DNAinfo Reporter/Producer

BROOKLN — Mayor Michael Bloomberg laid out his plan for spurring jobs and economic growth Wednesday morning in a highly-touted speech that  stoked more speculation that he's plotting a run for the White House.

Bloomberg blasted both Democrats and Republicans for failing to come up with solutions to put the economy back on track while speaking at an Association for a Better New York breakfast at the Steiner Studios at the Brooklyn Navy Yard.

Government "must act: decisively, responsibly and immediately," Bloomberg said, as he dismissed liberals for trying to tax and spend their way out of the recession and conservatives for standing aside and watching unemployment soar.

"We need change," he said. "We need to shift course. We need those in government to stop demagoguing and start delivering."

Bloomberg outlined what he called his "six steps to economic recovery and job creation" — mostly broad strategies including promoting trade, cutting business taxes and reforming regulations.

One concrete proposal would add 10 new Workforce1 Career Centers in high-underemployment neighborhoods across the city. The centers made 250,000 job placements last year, 50 times more than in 2004, he said.

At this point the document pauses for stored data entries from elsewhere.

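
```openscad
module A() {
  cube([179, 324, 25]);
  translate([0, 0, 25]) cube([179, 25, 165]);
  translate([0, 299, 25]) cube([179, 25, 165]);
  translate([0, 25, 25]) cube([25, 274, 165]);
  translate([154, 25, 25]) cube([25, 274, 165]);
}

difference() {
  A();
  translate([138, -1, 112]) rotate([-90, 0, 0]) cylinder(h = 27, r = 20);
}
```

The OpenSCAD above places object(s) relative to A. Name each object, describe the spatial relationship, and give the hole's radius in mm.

A is an open box. The open box has a circular hole through its front wall. The hole's radius is 20 mm.

The subtracted cylinder has r = 20 mm.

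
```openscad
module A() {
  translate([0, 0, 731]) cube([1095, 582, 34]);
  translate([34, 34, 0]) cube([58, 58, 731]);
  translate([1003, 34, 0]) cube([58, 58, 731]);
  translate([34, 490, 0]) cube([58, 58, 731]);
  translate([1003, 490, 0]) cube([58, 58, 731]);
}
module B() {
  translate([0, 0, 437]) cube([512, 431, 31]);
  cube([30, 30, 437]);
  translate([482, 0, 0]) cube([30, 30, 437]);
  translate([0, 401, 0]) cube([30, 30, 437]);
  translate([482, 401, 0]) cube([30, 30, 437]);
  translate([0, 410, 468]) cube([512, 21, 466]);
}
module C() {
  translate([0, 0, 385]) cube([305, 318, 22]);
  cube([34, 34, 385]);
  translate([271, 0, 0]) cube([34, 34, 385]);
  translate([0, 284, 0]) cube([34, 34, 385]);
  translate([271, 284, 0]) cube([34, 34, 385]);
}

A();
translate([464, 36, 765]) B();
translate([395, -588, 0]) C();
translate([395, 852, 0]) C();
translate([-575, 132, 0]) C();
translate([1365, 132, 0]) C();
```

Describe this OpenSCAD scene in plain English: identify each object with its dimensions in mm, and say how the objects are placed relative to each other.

A is a rectangular dining table. The top is 1095×582×34 mm with its upper surface at z = 765 mm. It stands on four 58×58 mm square legs, each inset 34 mm from the nearest pair of top edges, running from the floor to the underside of the top.

B is a chair: 512×431 mm seat, 31 mm thick, top at z = 468 mm, on four 30 mm square corner legs flush with the seat edges. A 21 mm thick backrest slab spans the full seat width, extending 466 mm above the seat top, its back face flush with the seat's +y edge.

C is a four-legged stool. The seat is 305×318 mm, 22 mm thick, top at z = 407 mm. It stands on four square legs, each 34×34 mm in cross-section, from z = 0 to the seat underside, each flush with a corner of the seat.

The chair is on top of the table. Four stools sit around the table at the −y, +y, −x, +x sides.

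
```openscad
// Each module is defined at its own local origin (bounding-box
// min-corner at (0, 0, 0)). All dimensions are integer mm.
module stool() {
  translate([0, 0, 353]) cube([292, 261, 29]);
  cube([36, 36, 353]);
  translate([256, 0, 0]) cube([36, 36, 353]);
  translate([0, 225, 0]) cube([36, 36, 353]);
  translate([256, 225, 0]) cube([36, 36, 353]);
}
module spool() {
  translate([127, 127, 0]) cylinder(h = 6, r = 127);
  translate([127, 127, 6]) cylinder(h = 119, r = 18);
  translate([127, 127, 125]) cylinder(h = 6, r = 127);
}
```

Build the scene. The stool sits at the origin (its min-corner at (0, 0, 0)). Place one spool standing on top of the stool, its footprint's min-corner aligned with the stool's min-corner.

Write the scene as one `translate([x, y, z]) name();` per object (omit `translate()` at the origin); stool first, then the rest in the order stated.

stool();
translate([0, 0, 382]) spool();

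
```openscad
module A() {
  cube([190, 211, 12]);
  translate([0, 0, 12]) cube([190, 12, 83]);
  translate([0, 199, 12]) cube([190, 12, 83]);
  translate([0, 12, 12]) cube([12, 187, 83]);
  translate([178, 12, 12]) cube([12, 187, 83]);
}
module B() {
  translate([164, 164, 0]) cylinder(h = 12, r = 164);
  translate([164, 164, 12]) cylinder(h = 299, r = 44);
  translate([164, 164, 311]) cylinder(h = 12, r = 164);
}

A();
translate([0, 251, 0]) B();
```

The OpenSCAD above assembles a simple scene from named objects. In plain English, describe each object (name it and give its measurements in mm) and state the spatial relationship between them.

A is an open-topped rectangular box: outside dimensions 190×211×95 mm, with a uniform wall and base thickness of 12 mm. The base is a full 190×211 slab on the floor; four walls sit on top of the base. The front and back walls (the −y and +y sides) span the full width; the two side walls fit between them.

B is a spool: two coaxial disc flanges of radius 164 mm and thickness 12 mm, joined by a core cylinder of radius 44 mm and height 299 mm. The lower flange rests on z = 0 and the three cylinders share a vertical axis.

The spool is on the floor beside the open box on its +y side.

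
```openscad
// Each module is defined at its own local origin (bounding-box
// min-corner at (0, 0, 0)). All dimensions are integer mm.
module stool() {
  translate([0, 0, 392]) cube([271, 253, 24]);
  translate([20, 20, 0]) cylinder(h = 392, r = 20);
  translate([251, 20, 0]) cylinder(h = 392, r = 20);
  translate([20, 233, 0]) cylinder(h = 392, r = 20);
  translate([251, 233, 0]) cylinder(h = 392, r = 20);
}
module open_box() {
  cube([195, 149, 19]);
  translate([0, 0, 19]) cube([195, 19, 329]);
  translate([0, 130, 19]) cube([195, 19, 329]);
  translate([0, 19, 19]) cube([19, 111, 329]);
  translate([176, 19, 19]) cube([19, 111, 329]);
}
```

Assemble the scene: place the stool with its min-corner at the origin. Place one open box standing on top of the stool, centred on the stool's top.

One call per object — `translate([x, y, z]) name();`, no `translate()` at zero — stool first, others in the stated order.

stool();
translate([38, 52, 416]) open_box();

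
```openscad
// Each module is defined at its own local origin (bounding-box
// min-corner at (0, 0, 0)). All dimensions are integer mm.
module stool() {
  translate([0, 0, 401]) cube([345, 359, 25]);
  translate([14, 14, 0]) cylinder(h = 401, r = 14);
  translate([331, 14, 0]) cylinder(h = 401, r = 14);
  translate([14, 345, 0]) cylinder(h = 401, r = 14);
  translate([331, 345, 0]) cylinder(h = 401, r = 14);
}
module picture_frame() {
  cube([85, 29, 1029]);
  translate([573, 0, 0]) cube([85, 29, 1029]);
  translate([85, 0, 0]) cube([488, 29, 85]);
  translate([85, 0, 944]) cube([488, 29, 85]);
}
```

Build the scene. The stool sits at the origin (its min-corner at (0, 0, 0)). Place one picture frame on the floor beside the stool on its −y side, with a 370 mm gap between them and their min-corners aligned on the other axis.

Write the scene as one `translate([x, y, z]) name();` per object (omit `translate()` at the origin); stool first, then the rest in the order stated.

stool();
translate([0, -399, 0]) picture_frame();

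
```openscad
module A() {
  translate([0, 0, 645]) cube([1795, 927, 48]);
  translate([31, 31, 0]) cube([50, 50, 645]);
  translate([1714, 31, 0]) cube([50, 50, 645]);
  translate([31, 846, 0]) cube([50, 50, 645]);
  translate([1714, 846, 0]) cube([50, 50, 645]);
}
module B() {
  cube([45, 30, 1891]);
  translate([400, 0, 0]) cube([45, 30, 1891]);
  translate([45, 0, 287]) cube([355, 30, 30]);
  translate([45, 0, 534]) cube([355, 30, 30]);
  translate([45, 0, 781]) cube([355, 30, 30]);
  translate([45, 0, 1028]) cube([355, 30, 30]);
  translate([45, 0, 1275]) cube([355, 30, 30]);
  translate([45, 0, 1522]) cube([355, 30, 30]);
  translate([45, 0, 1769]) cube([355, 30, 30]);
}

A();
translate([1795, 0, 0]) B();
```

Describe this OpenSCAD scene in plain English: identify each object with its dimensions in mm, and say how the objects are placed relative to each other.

A is a table with a 1795×927 mm rectangular top, 48 mm thick, top surface at z = 693 mm, supported by four 50×50 mm square legs, each inset 31 mm from the nearest pair of top edges, running from the floor.

B is a wooden ladder with two side rails of 45×30 mm section and 1891 mm height, set 445 mm apart overall. Between them run 7 rectangular rungs (30 mm deep, 30 mm thick), front faces flush with the rails' −y face. The bottom of the first rung is 287 mm above the floor and each subsequent rung is 247 mm higher than the one below.

The ladder is against the table's +x side, with their −y faces flush.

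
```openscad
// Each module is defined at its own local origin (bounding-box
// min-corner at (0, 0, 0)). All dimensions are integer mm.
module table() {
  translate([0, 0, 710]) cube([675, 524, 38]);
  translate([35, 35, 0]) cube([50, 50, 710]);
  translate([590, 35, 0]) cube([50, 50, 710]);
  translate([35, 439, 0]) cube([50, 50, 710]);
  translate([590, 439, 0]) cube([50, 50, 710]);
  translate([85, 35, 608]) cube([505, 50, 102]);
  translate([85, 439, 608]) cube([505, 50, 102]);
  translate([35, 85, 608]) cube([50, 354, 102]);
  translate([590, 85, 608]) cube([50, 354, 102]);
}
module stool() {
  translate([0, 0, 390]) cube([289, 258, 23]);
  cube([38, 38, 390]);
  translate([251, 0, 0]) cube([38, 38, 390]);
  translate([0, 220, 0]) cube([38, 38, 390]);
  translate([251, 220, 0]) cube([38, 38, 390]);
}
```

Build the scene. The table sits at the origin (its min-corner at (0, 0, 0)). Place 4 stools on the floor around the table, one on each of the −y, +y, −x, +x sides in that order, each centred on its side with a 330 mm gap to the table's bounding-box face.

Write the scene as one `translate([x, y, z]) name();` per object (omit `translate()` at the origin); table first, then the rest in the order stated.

table();
translate([193, -588, 0]) stool();
translate([193, 854, 0]) stool();
translate([-619, 133, 0]) stool();
translate([1005, 133, 0]) stool();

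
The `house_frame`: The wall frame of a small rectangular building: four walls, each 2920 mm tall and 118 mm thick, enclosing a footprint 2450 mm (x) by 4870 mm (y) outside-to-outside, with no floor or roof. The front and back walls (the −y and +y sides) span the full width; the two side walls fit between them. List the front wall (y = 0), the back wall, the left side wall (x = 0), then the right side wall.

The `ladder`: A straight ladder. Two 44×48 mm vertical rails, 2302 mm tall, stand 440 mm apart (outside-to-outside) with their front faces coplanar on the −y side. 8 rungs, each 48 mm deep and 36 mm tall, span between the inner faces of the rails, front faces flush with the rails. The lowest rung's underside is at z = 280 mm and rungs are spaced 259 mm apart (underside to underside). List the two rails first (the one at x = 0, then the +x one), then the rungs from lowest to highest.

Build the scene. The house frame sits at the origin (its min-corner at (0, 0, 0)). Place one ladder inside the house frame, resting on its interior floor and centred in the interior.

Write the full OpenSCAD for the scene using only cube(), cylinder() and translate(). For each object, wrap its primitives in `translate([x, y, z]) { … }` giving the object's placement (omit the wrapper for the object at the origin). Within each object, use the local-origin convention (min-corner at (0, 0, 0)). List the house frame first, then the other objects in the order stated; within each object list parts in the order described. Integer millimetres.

cube([2450, 118, 2920]);
translate([0, 4752, 0]) cube([2450, 118, 2920]);
translate([0, 118, 0]) cube([118, 4634, 2920]);
translate([2332, 118, 0]) cube([118, 4634, 2920]);
translate([1005, 2411, 0]) {
  cube([44, 48, 2302]);
  translate([396, 0, 0]) cube([44, 48, 2302]);
  translate([44, 0, 280]) cube([352, 48, 36]);
  translate([44, 0, 539]) cube([352, 48, 36]);
  translate([44, 0, 798]) cube([352, 48, 36]);
  translate([44, 0, 1057]) cube([352, 48, 36]);
  translate([44, 0, 1316]) cube([352, 48, 36]);
  translate([44, 0, 1575]) cube([352, 48, 36]);
  translate([44, 0, 1834]) cube([352, 48, 36]);
  translate([44, 0, 2093]) cube([352, 48, 36]);
}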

Bloomberg's administration had yet to decide where to place the new centers, which would focus on matching job seekers to jobs, a spokesman for the mayor said.

Bloomberg was most passionate when he spoke of immigration reform and the need to ease restrictions to make it easier for non-Americans to be hired and launch businesses.

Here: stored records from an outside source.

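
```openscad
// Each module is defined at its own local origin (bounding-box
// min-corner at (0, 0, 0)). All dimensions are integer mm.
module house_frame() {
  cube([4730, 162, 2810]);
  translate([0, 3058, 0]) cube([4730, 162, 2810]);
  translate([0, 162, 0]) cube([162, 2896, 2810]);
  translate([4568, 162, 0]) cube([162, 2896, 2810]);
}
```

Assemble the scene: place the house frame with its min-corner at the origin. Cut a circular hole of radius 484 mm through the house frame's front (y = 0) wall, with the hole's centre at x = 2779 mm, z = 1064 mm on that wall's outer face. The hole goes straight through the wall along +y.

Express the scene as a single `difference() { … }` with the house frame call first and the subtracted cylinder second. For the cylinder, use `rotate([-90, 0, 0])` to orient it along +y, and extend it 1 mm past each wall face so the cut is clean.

difference() {
  house_frame();
  translate([2779, -1, 1064]) rotate([-90, 0, 0]) cylinder(h = 164, r = 484);
}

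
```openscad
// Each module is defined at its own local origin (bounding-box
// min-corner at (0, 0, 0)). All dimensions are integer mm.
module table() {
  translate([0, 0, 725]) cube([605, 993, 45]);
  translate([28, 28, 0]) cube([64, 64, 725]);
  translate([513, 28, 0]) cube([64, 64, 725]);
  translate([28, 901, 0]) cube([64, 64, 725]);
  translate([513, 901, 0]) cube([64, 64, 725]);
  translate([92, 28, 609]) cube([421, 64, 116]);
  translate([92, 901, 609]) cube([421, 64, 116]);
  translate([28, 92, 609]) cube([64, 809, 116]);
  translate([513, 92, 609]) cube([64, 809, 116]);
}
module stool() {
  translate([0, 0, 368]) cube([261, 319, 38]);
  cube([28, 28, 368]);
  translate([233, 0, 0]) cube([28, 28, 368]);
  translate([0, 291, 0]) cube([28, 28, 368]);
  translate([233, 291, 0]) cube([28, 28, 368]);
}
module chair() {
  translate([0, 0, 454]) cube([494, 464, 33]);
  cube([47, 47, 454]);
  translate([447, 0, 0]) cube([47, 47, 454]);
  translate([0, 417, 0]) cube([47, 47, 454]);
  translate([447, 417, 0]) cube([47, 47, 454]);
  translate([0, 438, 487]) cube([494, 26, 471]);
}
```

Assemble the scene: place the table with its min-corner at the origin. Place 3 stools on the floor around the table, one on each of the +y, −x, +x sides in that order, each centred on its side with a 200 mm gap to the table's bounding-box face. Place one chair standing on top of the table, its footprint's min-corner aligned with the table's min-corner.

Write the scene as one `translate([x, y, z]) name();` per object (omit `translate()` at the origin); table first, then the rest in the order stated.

table();
translate([172, 1193, 0]) stool();
translate([-461, 337, 0]) stool();
translate([805, 337, 0]) stool();
translate([0, 0, 770]) chair();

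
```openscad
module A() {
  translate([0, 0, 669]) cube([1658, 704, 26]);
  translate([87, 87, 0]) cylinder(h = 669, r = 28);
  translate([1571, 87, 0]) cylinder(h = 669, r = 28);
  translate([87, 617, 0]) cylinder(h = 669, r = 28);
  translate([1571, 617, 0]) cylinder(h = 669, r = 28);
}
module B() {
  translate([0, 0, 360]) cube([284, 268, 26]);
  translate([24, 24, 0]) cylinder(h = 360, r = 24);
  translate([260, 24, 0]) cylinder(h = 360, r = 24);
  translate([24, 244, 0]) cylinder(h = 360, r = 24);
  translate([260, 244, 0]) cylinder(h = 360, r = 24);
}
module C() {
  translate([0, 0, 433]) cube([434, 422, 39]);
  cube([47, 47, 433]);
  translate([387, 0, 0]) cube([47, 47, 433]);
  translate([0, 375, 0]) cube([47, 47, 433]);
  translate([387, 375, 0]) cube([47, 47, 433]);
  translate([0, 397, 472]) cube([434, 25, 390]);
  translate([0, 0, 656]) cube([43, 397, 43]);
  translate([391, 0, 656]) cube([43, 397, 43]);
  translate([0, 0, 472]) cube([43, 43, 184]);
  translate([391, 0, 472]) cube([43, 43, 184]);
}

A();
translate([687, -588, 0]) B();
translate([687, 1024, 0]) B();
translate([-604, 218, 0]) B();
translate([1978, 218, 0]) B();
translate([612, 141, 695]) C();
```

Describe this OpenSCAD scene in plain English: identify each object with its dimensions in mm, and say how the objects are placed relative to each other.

A is a table with a 1658×704 mm rectangular top, 26 mm thick, top surface at z = 695 mm, supported by four round legs of 56 mm diameter, each leg's bounding box inset 59 mm from the nearest pair of top edges, running from the floor.

B is a four-legged stool. The seat is 284×268 mm, 26 mm thick, top at z = 386 mm. It stands on four round legs, each 48 mm in diameter, from z = 0 to the seat underside, each leg's axis is inset half a diameter from the nearest pair of seat edges (so the leg's bounding box is flush with the corner).

C is a chair. The seat is a 434×422×39 mm slab with its top at z = 472 mm, on four 47×47 mm corner legs (flush with the seat edges, standing on z = 0). A flat backrest 25 mm thick, 390 mm tall, spans the full seat width and rises from the seat top along its +y edge, rear face flush with the rear of the seat. Two armrests of 43×43 mm section run along each side from the seat's front edge to the front of the backrest, top faces 227 mm above the seat top and outer faces flush with the seat's x-edges; a 43×43 mm post under the front of each armrest stands on the seat at the front corner.

Four stools sit around the table at the −y, +y, −x, +x sides. The chair is on top of the table, centred.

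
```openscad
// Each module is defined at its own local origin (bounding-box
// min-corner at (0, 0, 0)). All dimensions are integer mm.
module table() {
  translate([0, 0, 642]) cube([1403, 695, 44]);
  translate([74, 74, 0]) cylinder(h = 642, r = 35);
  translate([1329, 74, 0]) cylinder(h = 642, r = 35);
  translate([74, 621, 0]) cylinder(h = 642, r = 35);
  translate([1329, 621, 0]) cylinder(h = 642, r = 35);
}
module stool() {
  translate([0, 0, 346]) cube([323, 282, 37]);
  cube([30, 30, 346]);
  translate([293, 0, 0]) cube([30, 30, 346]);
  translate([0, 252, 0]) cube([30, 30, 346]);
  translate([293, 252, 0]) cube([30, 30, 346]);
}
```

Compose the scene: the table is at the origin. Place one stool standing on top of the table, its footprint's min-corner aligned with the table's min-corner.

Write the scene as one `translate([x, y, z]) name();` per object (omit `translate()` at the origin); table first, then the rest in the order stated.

table();
translate([0, 0, 686]) stool();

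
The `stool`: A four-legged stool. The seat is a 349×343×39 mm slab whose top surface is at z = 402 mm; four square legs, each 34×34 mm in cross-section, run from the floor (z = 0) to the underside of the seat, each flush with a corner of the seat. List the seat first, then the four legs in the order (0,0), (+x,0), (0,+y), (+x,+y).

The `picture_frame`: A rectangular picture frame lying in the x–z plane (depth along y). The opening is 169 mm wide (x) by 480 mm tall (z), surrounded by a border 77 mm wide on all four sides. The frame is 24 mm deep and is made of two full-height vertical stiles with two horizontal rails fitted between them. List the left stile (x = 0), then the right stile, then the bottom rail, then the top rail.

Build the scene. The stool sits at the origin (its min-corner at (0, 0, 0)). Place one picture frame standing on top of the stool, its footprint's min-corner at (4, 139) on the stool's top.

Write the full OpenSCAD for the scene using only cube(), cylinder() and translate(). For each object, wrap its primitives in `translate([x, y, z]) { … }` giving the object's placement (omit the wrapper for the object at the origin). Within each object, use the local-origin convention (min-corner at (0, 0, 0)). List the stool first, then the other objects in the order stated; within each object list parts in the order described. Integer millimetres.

translate([0, 0, 363]) cube([349, 343, 39]);
cube([34, 34, 363]);
translate([315, 0, 0]) cube([34, 34, 363]);
translate([0, 309, 0]) cube([34, 34, 363]);
translate([315, 309, 0]) cube([34, 34, 363]);
translate([4, 139, 402]) {
  cube([77, 24, 634]);
  translate([246, 0, 0]) cube([77, 24, 634]);
  translate([77, 0, 0]) cube([169, 24, 77]);
  translate([77, 0, 557]) cube([169, 24, 77]);
}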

"There is nothing we could do to unleash innovation and job growth that would be more powerful than fixing our broken immigration system," he said, describing current immigration policy as "a form of national suicide."

In keeping with the speech's lofty tone, he referenced everyone from former Gov. DeWitt Clinton to presidents Lincoln, Roosevelt, Eisenhower, Truman, Clinton and Reagan.

"It’s time to take a step backwards and ask ourselves, 'When did success become a bad word in America? When did cooperation in government become treason?'" he said, as audience members nodded their heads. "You have the new 'politics as usual' making a mockery of our democracy and a mess of our country and we’ve got to stop it," he said.

Despite speculation to the contrary, Bloomberg, who has been both a Democrat and a Republican and currently not affiliated with any party, has repeatedly denied that he intends to run for president in 2012.